Experimental performance of buckling-restrained braces with steel cores of H-section and half-wavelength evaluation of higher-order local buckling

Abstract

To prevent lower-order local buckling of H-section steel core, an improved type of buckling-restrained braces named buckling-restrained brace with H-section steel core was proposed by the authors. This article further investigates the effect of configuration details on seismic performance of buckling-restrained braces with H-section steel core and compares two half-wavelength calculation methods for higher-order local buckling of H-section steel core. First, quasi-static cyclic tests are described on two newly designed buckling-restrained braces with H-section steel cores and another buckling-restrained brace with flat steel core.
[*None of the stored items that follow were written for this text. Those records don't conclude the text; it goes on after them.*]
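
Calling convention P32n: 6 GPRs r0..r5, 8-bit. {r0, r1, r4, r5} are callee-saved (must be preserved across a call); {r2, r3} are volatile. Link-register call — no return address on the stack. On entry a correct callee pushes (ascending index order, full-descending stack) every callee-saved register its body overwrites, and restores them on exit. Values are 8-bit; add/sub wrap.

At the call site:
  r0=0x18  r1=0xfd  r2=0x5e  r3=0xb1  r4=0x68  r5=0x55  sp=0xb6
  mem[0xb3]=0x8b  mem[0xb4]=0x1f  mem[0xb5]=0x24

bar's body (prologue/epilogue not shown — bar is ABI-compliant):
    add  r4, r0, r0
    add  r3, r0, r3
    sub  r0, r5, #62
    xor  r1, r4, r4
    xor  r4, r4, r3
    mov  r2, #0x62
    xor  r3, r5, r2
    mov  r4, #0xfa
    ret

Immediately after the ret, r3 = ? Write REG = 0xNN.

REG = 0x37

prologue: push r0 -> mem[0xb5]=0x18, sp=0xb5
prologue: push r1 -> mem[0xb4]=0xfd, sp=0xb4
prologue: push r4 -> mem[0xb3]=0x68, sp=0xb3
body[0] add  r4, r0, r0 -> r4=0x30
body[1] add  r3, r0, r3 -> r3=0xc9
body[2] sub  r0, r5, #62 -> r0=0x17
body[3] xor  r1, r4, r4 -> r1=0x00
body[4] xor  r4, r4, r3 -> r4=0xf9
body[5] mov  r2, #0x62 -> r2=0x62
body[6] xor  r3, r5, r2 -> r3=0x37
body[7] mov  r4, #0xfa -> r4=0xfa
epilogue: pop r4=0x68, sp=0xb4
epilogue: pop r1=0xfd, sp=0xb5
epilogue: pop r0=0x18, sp=0xb6
r3 is caller-saved -> body value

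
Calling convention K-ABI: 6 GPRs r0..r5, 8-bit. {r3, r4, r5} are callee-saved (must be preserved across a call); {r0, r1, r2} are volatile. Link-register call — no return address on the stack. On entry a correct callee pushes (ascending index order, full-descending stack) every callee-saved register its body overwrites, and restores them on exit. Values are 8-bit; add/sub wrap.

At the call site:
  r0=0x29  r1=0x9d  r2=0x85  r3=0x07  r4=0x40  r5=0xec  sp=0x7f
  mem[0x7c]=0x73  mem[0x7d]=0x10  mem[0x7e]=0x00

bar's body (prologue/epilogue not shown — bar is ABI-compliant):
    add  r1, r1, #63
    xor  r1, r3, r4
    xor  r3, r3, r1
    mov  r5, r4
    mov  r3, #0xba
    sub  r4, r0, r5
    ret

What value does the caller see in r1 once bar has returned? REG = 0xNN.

REG = 0x47

prologue: push r3 → mem[0x7e]=0x07, sp=0x7e
prologue: push r4 → mem[0x7d]=0x40, sp=0x7d
prologue: push r5 → mem[0x7c]=0xec, sp=0x7c
body[0] add  r1, r1, #63 → r1=0xdc
body[1] xor  r1, r3, r4 → r1=0x47
body[2] xor  r3, r3, r1 → r3=0x40
body[3] mov  r5, r4 → r5=0x40
body[4] mov  r3, #0xba → r3=0xba
body[5] sub  r4, r0, r5 → r4=0xe9
epilogue: pop r5=0xec, sp=0x7d
epilogue: pop r4=0x40, sp=0x7e
epilogue: pop r3=0x07, sp=0x7f
r1 is caller-saved → body value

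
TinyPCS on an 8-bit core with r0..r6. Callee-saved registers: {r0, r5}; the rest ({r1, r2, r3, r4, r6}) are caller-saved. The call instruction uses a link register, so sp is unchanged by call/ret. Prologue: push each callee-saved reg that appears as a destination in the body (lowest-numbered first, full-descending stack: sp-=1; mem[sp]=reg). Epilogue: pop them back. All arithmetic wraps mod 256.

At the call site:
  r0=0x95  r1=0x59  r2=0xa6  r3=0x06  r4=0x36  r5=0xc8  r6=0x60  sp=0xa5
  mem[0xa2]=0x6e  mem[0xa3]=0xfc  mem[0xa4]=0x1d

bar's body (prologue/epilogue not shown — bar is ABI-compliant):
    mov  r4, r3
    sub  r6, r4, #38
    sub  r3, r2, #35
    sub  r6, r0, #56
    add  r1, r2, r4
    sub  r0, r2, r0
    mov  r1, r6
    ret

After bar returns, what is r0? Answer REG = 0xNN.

REG = 0x95

prologue: push r0 → mem[0xa4]=0x95, sp=0xa4
body[0] mov  r4, r3 → r4=0x06
body[1] sub  r6, r4, #38 → r6=0xe0
body[2] sub  r3, r2, #35 → r3=0x83
body[3] sub  r6, r0, #56 → r6=0x5d
body[4] add  r1, r2, r4 → r1=0xac
body[5] sub  r0, r2, r0 → r0=0x11
body[6] mov  r1, r6 → r1=0x5d
epilogue: pop r0=0x95, sp=0xa5
r0 is callee-saved → restored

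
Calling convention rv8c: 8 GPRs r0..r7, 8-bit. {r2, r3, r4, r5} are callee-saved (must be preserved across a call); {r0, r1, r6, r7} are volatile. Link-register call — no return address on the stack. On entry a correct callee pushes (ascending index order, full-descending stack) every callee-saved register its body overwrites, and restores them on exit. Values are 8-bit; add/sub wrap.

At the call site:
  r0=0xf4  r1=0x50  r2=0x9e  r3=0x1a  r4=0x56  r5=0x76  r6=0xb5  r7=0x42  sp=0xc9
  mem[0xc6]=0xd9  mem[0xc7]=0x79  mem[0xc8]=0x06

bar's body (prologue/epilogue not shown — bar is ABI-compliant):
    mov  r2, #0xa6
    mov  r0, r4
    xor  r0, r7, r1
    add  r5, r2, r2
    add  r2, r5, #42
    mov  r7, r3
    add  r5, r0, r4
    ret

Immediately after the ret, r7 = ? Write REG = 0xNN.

REG = 0x1a

prologue: push r2 → mem[0xc8]=0x9e, sp=0xc8
prologue: push r5 → mem[0xc7]=0x76, sp=0xc7
body[0] mov  r2, #0xa6 → r2=0xa6
body[1] mov  r0, r4 → r0=0x56
body[2] xor  r0, r7, r1 → r0=0x12
body[3] add  r5, r2, r2 → r5=0x4c
body[4] add  r2, r5, #42 → r2=0x76
body[5] mov  r7, r3 → r7=0x1a
body[6] add  r5, r0, r4 → r5=0x68
epilogue: pop r5=0x76, sp=0xc8
epilogue: pop r2=0x9e, sp=0xc9
r7 is caller-saved → body value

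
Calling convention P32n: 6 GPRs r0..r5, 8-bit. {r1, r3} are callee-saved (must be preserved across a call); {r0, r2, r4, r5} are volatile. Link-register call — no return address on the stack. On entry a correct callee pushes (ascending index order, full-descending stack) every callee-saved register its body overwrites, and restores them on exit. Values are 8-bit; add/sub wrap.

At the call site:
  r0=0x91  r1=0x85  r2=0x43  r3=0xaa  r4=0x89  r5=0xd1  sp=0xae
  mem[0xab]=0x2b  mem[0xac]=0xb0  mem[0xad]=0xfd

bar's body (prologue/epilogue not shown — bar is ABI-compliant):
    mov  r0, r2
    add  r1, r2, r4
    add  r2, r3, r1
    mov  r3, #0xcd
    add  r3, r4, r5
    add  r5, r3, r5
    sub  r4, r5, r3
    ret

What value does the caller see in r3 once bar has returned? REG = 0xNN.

prologue: push r1 → mem[0xad]=0x85, sp=0xad
prologue: push r3 → mem[0xac]=0xaa, sp=0xac
body[0] mov  r0, r2 → r0=0x43
body[1] add  r1, r2, r4 → r1=0xcc
body[2] add  r2, r3, r1 → r2=0x76
body[3] mov  r3, #0xcd → r3=0xcd
body[4] add  r3, r4, r5 → r3=0x5a
body[5] add  r5, r3, r5 → r5=0x2b
body[6] sub  r4, r5, r3 → r4=0xd1
epilogue: pop r3=0xaa, sp=0xad
epilogue: pop r1=0x85, sp=0xae
r3 is callee-saved → restored

REG = 0xaa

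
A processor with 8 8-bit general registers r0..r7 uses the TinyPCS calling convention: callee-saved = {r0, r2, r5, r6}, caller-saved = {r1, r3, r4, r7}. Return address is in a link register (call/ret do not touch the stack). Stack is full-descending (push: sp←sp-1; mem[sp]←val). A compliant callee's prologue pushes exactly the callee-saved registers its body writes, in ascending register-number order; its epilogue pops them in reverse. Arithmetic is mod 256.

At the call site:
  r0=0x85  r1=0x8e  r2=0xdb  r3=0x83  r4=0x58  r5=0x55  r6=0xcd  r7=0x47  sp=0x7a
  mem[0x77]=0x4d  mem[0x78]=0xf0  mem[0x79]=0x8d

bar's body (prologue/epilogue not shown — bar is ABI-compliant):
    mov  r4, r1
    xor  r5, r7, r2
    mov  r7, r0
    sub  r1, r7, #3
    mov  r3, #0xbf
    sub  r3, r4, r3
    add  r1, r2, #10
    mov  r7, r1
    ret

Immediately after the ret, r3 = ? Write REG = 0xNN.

prologue: push r5 -> mem[0x79]=0x55, sp=0x79
body[0] mov  r4, r1 -> r4=0x8e
body[1] xor  r5, r7, r2 -> r5=0x9c
body[2] mov  r7, r0 -> r7=0x85
body[3] sub  r1, r7, #3 -> r1=0x82
body[4] mov  r3, #0xbf -> r3=0xbf
body[5] sub  r3, r4, r3 -> r3=0xcf
body[6] add  r1, r2, #10 -> r1=0xe5
body[7] mov  r7, r1 -> r7=0xe5
epilogue: pop r5=0x55, sp=0x7a
r3 is caller-saved -> body value

REG = 0xcf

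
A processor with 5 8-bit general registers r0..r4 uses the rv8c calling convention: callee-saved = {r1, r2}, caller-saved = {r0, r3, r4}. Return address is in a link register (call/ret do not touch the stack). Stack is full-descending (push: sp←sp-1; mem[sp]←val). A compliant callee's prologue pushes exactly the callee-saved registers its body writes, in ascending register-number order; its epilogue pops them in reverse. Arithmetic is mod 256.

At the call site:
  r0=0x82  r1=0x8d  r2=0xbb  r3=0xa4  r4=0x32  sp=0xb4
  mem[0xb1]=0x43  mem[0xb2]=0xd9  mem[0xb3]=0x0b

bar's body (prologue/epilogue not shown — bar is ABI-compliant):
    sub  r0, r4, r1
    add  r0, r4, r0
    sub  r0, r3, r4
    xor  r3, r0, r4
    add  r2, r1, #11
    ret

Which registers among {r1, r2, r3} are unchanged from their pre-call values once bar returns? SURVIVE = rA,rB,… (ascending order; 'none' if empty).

prologue: push r2 -> mem[0xb3]=0xbb, sp=0xb3
body[0] sub  r0, r4, r1 -> r0=0xa5
body[1] add  r0, r4, r0 -> r0=0xd7
body[2] sub  r0, r3, r4 -> r0=0x72
body[3] xor  r3, r0, r4 -> r3=0x40
body[4] add  r2, r1, #11 -> r2=0x98
epilogue: pop r2=0xbb, sp=0xb4
r1: callee-saved, written=False
r2: callee-saved, written=True
r3: caller-saved, written=True

SURVIVE = r1,r2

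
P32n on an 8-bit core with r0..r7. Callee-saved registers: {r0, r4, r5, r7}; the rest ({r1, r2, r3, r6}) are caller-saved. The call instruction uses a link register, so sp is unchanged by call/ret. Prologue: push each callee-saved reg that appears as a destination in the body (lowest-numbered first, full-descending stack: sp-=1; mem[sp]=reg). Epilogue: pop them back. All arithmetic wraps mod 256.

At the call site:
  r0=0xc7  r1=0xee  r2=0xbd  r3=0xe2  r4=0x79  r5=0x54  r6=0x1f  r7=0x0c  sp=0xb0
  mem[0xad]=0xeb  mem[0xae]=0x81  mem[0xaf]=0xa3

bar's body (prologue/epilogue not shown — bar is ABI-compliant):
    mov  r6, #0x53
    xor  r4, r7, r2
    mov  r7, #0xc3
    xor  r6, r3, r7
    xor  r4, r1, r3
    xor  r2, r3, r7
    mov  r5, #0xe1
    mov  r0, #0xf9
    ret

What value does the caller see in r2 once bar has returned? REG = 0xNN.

REG = 0x21

prologue: push r0 -> mem[0xaf]=0xc7, sp=0xaf
prologue: push r4 -> mem[0xae]=0x79, sp=0xae
prologue: push r5 -> mem[0xad]=0x54, sp=0xad
prologue: push r7 -> mem[0xac]=0x0c, sp=0xac
body[0] mov  r6, #0x53 -> r6=0x53
body[1] xor  r4, r7, r2 -> r4=0xb1
body[2] mov  r7, #0xc3 -> r7=0xc3
body[3] xor  r6, r3, r7 -> r6=0x21
body[4] xor  r4, r1, r3 -> r4=0x0c
body[5] xor  r2, r3, r7 -> r2=0x21
body[6] mov  r5, #0xe1 -> r5=0xe1
body[7] mov  r0, #0xf9 -> r0=0xf9
epilogue: pop r7=0x0c, sp=0xad
epilogue: pop r5=0x54, sp=0xae
epilogue: pop r4=0x79, sp=0xaf
epilogue: pop r0=0xc7, sp=0xb0
r2 is caller-saved -> body value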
Then, Bleich’s and Lundquist’s methods are reviewed for evaluating half wavelength of higher-order local buckling based on elastoplastic buckling theory of plates and compared with the test results of four buckling-restrained braces with H-section steel core including the two from a previous test. It is found from the test results that due to H-section steel core’s higher self-stability, the compression force fluctuation was not observed on the hysteretic loops of buckling-restrained brace with H-section steel core with even larger clearance but on the buckling-restrained brace with flat core. The buckling-restrained brace with H-section steel core was also advantageous over the buckling-restrained brace with flat core in terms of having lower compression strength adjustment factor β. A stopper in the middle of the core member and the gradual change of cross section of the core plate around the end of stiffeners could help to improve the fatigue performance of buckling-restrained braces. The test results also confirmed that Lundquist’s theory was more reliable for evaluating the half wavelength of higher-order local buckling for H-section steel core.